世界最速のインディアン

(2005年 / アメリカ、ニュージーランド)

ニュージーランドで年金暮らしをしているバートの夢は、愛車のバイク・インディアン号でアメリカ・ユタ州のボンヌヴィル塩平原で行われる大会で世界記録に挑戦すること。このまま夢で終わらせたくない。バートはインディアン号とともにユタ州へ向かう―。

60歳を超えたおじいちゃんの夢

小学5年生の頃だったと思いますが、僕はクラスの中で1、2を争うほどの俊足の持ち主でした。体育の50メートル走のタイムではつねにトップクラスだったし、サッカーなどの球技をするときも足の早さが重視されるポジションを推されていました。そんな折、秋の運動会に向けてクラス会が開かれ、リレーのアンカーを決める話し合いが持たれました。そこで、僕を含めた足の早い生徒が何人か候補にあがったのですが、その際、担任の教師が僕を指さして「お前、早いのか?」と素っ頓狂な声をあげたのです。

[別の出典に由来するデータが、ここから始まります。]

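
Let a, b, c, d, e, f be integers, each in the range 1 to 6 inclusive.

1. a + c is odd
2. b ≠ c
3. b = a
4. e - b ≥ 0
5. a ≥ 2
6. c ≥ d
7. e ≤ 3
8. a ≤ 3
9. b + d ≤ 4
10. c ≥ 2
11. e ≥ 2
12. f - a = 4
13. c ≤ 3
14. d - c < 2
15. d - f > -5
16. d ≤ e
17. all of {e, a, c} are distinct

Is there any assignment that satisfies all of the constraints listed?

Unsatisfiable

Constraints 5, 7, 8, 10, 11, and 13 confine each of e, a, c to the 2 values {2, 3}.
Constraint 17 requires all 3 of them to be distinct, but only 2 values are available — impossible by the pigeonhole principle.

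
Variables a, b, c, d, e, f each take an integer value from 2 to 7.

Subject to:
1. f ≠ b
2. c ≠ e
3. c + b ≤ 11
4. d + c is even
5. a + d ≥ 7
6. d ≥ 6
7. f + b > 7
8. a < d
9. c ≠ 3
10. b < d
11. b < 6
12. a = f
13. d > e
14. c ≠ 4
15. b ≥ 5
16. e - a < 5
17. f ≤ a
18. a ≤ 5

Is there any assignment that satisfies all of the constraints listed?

One satisfying assignment is a = 3, b = 5, c = 6, d = 6, e = 5, f = 3.
For the less obvious constraints — constraint 3: c + b = 11; constraint 5: a + d = 9 — and the others hold by inspection.

Satisfiable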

これには傷つきました。小学校の教師はクラスの全教科を担当するので、当然私が体育の授業で出したタイムも把握しているはずなのです。なのに、まるでお前のことなど眼中にないといった感じで突き放されたのです。この教師は授業で積極的に挙手して発表する生徒を重視していたので、当時からかなりの引っ込み思案だった僕にとってはやりにくい先生でした。そういう事情もあり、クラスでまったく目立たない僕がいきなりアンカーの最右翼になったことで、先生としては鼓舞の意味を込めて揶揄しただけだったのかもしれませんが、当時11歳の僕にそんな意図は斟酌できません。僕は薄ら笑いでその場をやり過ごし、結局アンカーには別の生徒が選ばれました。

似たようなことはその1年前の4年生の時にもありました。その時の担任は積極性より図工、特に絵の才能を重く見る教師でした。僕は絵に関して特に得意だったわけではないのですが、偶然にも市のコンクールで特選や佳作を獲得したので彼のお気に入りになりました。そんな中、新入生を歓迎するための劇をやることになりました。候補者は自己推薦ではなく先生によって選ばれました。候補者が集められた教室で、役柄の募集が行われました。今度は挙手制です。ある役を希望していた僕は挙手しました。ほかは誰も手を挙げていません。沈黙が流れ僕で決定かと思ったその瞬間、担任の教師が別の生徒を見て「○○君、やってみるか」と指名しました。結局、その役は彼で決定し、僕はどうしたのか、いまはもう忘れてしまいました。

この映画で描かれていることは、「自分で決意したことを納得のいくまでやり遂げる」ことです。主人公は心臓病持ちの高齢者。バイクの改造に毎日精を出すものの奇人に見られ近所から迷惑者扱いされている。そんな中でも、彼はアメリカで行われるスピードレースに出場することを夢見、自分が決めたことをやり遂げるまでは死ねないと、愛車“インディアン”を駆るのです。

その後、僕は人から「求められていない」と信じるようになってしまいました。結果、人と接触することが怖くなり、たとえ親密になったとしてもすぐに去られてしまうと信じ込み、何でもひとりでやることだけが正しいという信念を持つようになりました。それで得たものはあります。ですが、失った、あるいはみすみす見過ごしてきたもののほうがはるかに大きかった。こうした映画を観るたびにそう思います。しかし、この作品は、人間はいくつになっても何かに挑戦する資格があるのだということを訴えています。「求められていない」と感じるのであれば、「求められている」と自ら信じられる分野を切り開いていけばいい。こうした映画からは勇気づけられるというより、まだまだ僕も可能性を秘めていると安心させられるのです。